Earlier this week, NationsBank Corp., First Fidelity Bancorp. and Baltimore's Loyola Capital Corp. all reported higher earnings in the first quarter.

For Signet, which lost a major profit source during the first quarter when it sold its credit card business to the public, earnings fell to $42.2 million, or 71 cents a share, from $53.1 million, or 93 cents a share, a year ago.

Excluding the impact of the Capital One Financial Corp. subsidiary, the spinoff of which was completed in February, Signet's earnings from its banking operations rose to $26.7 million, or 45 cents a share, from $18.0 million, or 31 cents a share a year ago. The company had $10.5 billion in assets at the end of March.

"Signet's results are indicative of the progress of the re-engineering program we instituted last summer as well as early success from our innovative approaches to business development," said Chairman and Chief Executive Officer Robert Freeman.

Those approaches include telemarketing and direct mail techniques borrowed from Capital One, based in Falls Church, Va.

Much of the first-quarter gain came from consumer lending, part of a new national marketing campaign. The company's net interest margin, which measures the spread between borrowing and lending rates, rose to 5.42 percent from 4.73 percent in the fourth quarter, not including the contribution from Capital One.

"The margin was very strong," said Vernon Plack, an analyst at Scott & Stringfellow in Richmond. "They've seen very good growth, especially in the [consumer] installment loan area."

Provident, with $2.3 billion in assets, likewise saw significant growth.
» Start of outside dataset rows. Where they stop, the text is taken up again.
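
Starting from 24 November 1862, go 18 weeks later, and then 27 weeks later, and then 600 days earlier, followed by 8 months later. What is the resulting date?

Adding 18 weeks (= 126 days) from November 24, 1862:
November has 30 days, so 30 − 24 = 6 days remain after November 24, 1862; 126 − 6 = 120 left.
December 1862 has 31 days: 120 − 31 = 89 left.
January 1863 has 31 days: 89 − 31 = 58 left.
February 1863 has 28 days (1863 is not a leap year): 58 − 28 = 30 left.
30 days into March 1863 → March 30, 1863.
Advancing 27 weeks (= 189 days) from March 30, 1863:
March has 31 days, so 31 − 30 = 1 day remains after March 30, 1863; 189 − 1 = 188 left.
April 1863 has 30 days: 188 − 30 = 158 left.
May 1863 has 31 days: 158 − 31 = 127 left.
June 1863 has 30 days: 127 − 30 = 97 left.
July 1863 has 31 days: 97 − 31 = 66 left.
August 1863 has 31 days: 66 − 31 = 35 left.
September 1863 has 30 days: 35 − 30 = 5 left.
5 days into October 1863 → October 5, 1863.
Counting back 600 days from October 5, 1863:
Going back 5 days from October 5, 1863 reaches the end of the previous month; 600 − 5 = 595 left.
September 1863 has 30 days: 595 − 30 = 565 left.
August 1863 has 31 days: 565 − 31 = 534 left.
July 1863 has 31 days: 534 − 31 = 503 left.
June 1863 has 30 days: 503 − 30 = 473 left.
May 1863 has 31 days: 473 − 31 = 442 left.
April 1863 has 30 days: 442 − 30 = 412 left.
March 1863 has 31 days: 412 − 31 = 381 left.
February 1863 has 28 days (1863 is not a leap year): 381 − 28 = 353 left.
January 1863 has 31 days: 353 − 31 = 322 left.
December 1862 has 31 days: 322 − 31 = 291 left.
November 1862 has 30 days: 291 − 30 = 261 left.
October 1862 has 31 days: 261 − 31 = 230 left.
September 1862 has 30 days: 230 − 30 = 200 left.
August 1862 has 31 days: 200 − 31 = 169 left.
July 1862 has 31 days: 169 − 31 = 138 left.
June 1862 has 30 days: 138 − 30 = 108 left.
May 1862 has 31 days: 108 − 31 = 77 left.
April 1862 has 30 days: 77 − 30 = 47 left.
March 1862 has 31 days: 47 − 31 = 16 left.
February 1862 has 28 days; 28 − 16 = 12 → February 12, 1862.
Advancing 8 months from February 12, 1862:
month 2 + 8 = 10 → October 1862.
Day 12 is valid in October, giving October 12, 1862.

October 12, 1862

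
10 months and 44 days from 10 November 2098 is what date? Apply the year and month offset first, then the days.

October 24, 2099

Counting forward 10 months and 44 days from November 10, 2098: first the month/year part, then the days.
month 11 + 10 = 21, which is month 9 of year 2099 → September 2099.
Day 10 is valid in September, giving September 10, 2099.
Now add 44 days from September 10, 2099.
September has 30 days, so 30 − 10 = 20 days remain after September 10, 2099; 44 − 20 = 24 left.
24 days into October 2099 → October 24, 2099.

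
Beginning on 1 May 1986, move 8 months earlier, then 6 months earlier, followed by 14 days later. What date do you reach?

Subtracting 8 months from May 1, 1986:
month 5 − 8 = -3, which is month 9 of year 1985 → September 1985.
Day 1 is valid in September, giving September 1, 1985.
Going back 6 months from September 1, 1985:
month 9 − 6 = 3 → March 1985.
Day 1 is valid in March, giving March 1, 1985.
Advancing 14 days from March 1, 1985:
March has 31 days; 1 + 14 = 15, still in March.

March 15, 1985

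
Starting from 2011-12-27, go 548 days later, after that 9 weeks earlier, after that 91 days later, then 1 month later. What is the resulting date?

August 25, 2013

Adding 548 days from December 27, 2011:
December has 31 days, so 31 − 27 = 4 days remain after December 27, 2011; 548 − 4 = 544 left.
January 2012 has 31 days: 544 − 31 = 513 left.
February 2012 has 29 days (2012 is a leap year): 513 − 29 = 484 left.
March 2012 has 31 days: 484 − 31 = 453 left.
April 2012 has 30 days: 453 − 30 = 423 left.
May 2012 has 31 days: 423 − 31 = 392 left.
June 2012 has 30 days: 392 − 30 = 362 left.
July 2012 has 31 days: 362 − 31 = 331 left.
August 2012 has 31 days: 331 − 31 = 300 left.
September 2012 has 30 days: 300 − 30 = 270 left.
October 2012 has 31 days: 270 − 31 = 239 left.
November 2012 has 30 days: 239 − 30 = 209 left.
December 2012 has 31 days: 209 − 31 = 178 left.
January 2013 has 31 days: 178 − 31 = 147 left.
February 2013 has 28 days (2013 is not a leap year): 147 − 28 = 119 left.
March 2013 has 31 days: 119 − 31 = 88 left.
April 2013 has 30 days: 88 − 30 = 58 left.
May 2013 has 31 days: 58 − 31 = 27 left.
27 days into June 2013 → June 27, 2013.
Subtracting 9 weeks (= 63 days) from June 27, 2013:
Going back 27 days from June 27, 2013 reaches the end of the previous month; 63 − 27 = 36 left.
May 2013 has 31 days: 36 − 31 = 5 left.
April 2013 has 30 days; 30 − 5 = 25 → April 25, 2013.
Counting forward 91 days from April 25, 2013:
April has 30 days, so 30 − 25 = 5 days remain after April 25, 2013; 91 − 5 = 86 left.
May 2013 has 31 days: 86 − 31 = 55 left.
June 2013 has 30 days: 55 − 30 = 25 left.
25 days into July 2013 → July 25, 2013.
Adding 1 month from July 25, 2013:
month 7 + 1 = 8 → August 2013.
Day 25 is valid in August, giving August 25, 2013.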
Increased consumer, mortgage and commercial loans helped drive earnings to $3.7 million, or 48 cents a share, from $2.6 million, or 39 cents a share a year ago.

"The progress of the corporation is continuing and will continue throughout 1995," President and Chief Operating Officer Peter M. Martin told Provident's shareholders at the company's annual meeting yesterday morning, before the first-quarter numbers were announced.

Chairman and Chief Executive Officer Carl W. Stearn, in response to a shareholder's question, defended the company's subpar return on assets, which measures profitability relative to size. Provident's ROA was 0.67 percent at the end of the first quarter, compared with an industry average of more than 1.0 percent.

"We have increased our return on assets every year since we took over" in 1990, Mr. Stearn said. "We're engaged in the process of trying to convert this former savings bank into more of an earning commercial bank."

Towson-based Bank Maryland Corp., parent of the Bank of Maryland, said that first-quarter earnings rose to $277,000, or 13 cents a share, from $124,000, or 6 cents a share a year earlier.

The more than twofold gain came despite a one-time charge of $100,000 during the quarter to help pay for a branch closing and the relocation of another office.

Bank Maryland, which is being acquired by Westminster-based Mason-Dixon Bancshares Inc., attributed the growth to higher margins and a 10.3 percent rise in loans since last year. Also, the company recovered $62,000 from loans previously written off as unrecoverable, up from $20,000 a year ago.

Bank Maryland had $199.1 million in assets at the end of the quarter.